For instance, smart banking shoppers who fell into the old school and young-and-high-tech categories were able to find multiple banks that offered them fee-free checking. Yet accounts with similar features at other financial institutions often imposed substantial fees, with amounts at the costliest institutions falling into the $200 to $300 range in certain circumstances.

The penalty for choosing a bad bank was even greater for customers in higher-cost categories. Cash-strapped customers could find banks that would charge as little as $174 annually, but other banks had costs of as much as almost $750. International-oriented accounts could cost as much as $500 at some banks, while the best came in at $218.

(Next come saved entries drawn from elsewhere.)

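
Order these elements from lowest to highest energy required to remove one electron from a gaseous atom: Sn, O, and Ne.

O is in period 2, group 16; Ne is in period 2, group 18; Sn is in period 5, group 14.
IE₁ increases left→right with effective nuclear charge and decreases top→bottom as the valence shell moves farther out.
Neither a single period nor a single group — weigh both effects.
O > Sn: both effects reinforce here, so O is clearly the higher of the two.
Ne > O: Ne lies to the right of O in period 2, so the across-period effect alone puts Ne higher.
Tabulated first ionization energy (kJ/mol): O 1314, Ne 2081, Sn 709.
So from lowest to highest: Sn < O < Ne.

Sn < O < Ne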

Tips to Save On Your Checking

From the report, you can draw some conclusions about the best ways you can save the most money on your checking account:
  • Never overdraft your account. Among the fees examined, overdrafts were the highest by far. Moreover, the report notes that "complex overdraft policies make it nearly impossible for borrowers to understand which account is more affordable." The best way to avoid that complexity and confusion is never to let your account go below zero.
  • Find the right bank for your needs. One key finding of the report was that with one notable exception, most banks that had low costs for one category of customers often weren't the cheapest for other categories. That means that when you open an account, it pays to take the time to look at the particular features each bank offers and figure out which ones you'll benefit most from.
  • Look for special deals. The report specifically chose not to look at checking accounts that had special requirements, such as being online-only or requiring a minimum deposit. Some banks, however, offer lower costs or higher interest to certain customers or for accounts with certain features and requirements. If those accounts fit your needs, then they can sometimes produce greater savings.

When it comes to bank accounts, one size definitely does not fit all. If you want a cheap checking account that meets all your needs without charging you an arm and a leg, it pays to take the time to do some comparison shopping.